5月29日朝、東京都の大田市場(東京都大田区)で、岡山県産のぶどう、「マスカット・オブ・アレキサンドリア」の2017年“初競り”が実施され、1箱10万円という史上最高値がついた。
「マスカット・オブ・アレキサンドリア」は、岡山県が栽培面積で全国の9割以上、生産量全国1位を誇る、同県の特産物だ。初競り前には宮地俊明岡山県副知事があいさつに立ってPRセレモニーが行われ、野菜・果物のプロである大勢の市場関係者が試食に集まった。
そして7時から始まった初競りでは、なんと1箱=1房10万円という高値がついた。昨年の初競りが3万円で最高値タイだったのを3倍以上も更新した。宮地副知事は「一粒食べましたが、非常によく仕上がっている」とご満悦。

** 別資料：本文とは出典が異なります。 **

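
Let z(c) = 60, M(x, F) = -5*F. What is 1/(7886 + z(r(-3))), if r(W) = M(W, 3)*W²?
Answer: 1/7946 ≈ 0.00012585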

現場で測定した糖度は22.5度。去年は22度で「驚異」と言われたが、それを上回った。平均糖度は約18度で、出荷基準は16度だ。
今年はおおむね天候に恵まれたようだが、大田市場に駐在する岡山県農林水産部の山下裕副参事によると、4月に雨が降り、その後は暑かったので、実は出来を危ぶんでいたという。「4月の雨でこの出来は素晴らしい! ぶどうは農家と木が会話して育てるもの。こうすればこうなるという製品ではない。生き物なので予測は難しい」。
「高値にドキドキした。今年は房や粒のボリュームがいい。何より味がいい。一箱一箱、買われたご家庭までついていきたい。生産農家の顔を思い浮かべながら食べてください」
マスカット・オブ・アレキサンドリアは、高温・乾燥地帯のエジプトを原産国とし、日本では降水量が少なく「晴れの国」として知られる岡山県で栽培を開始され、今年で131年目だという。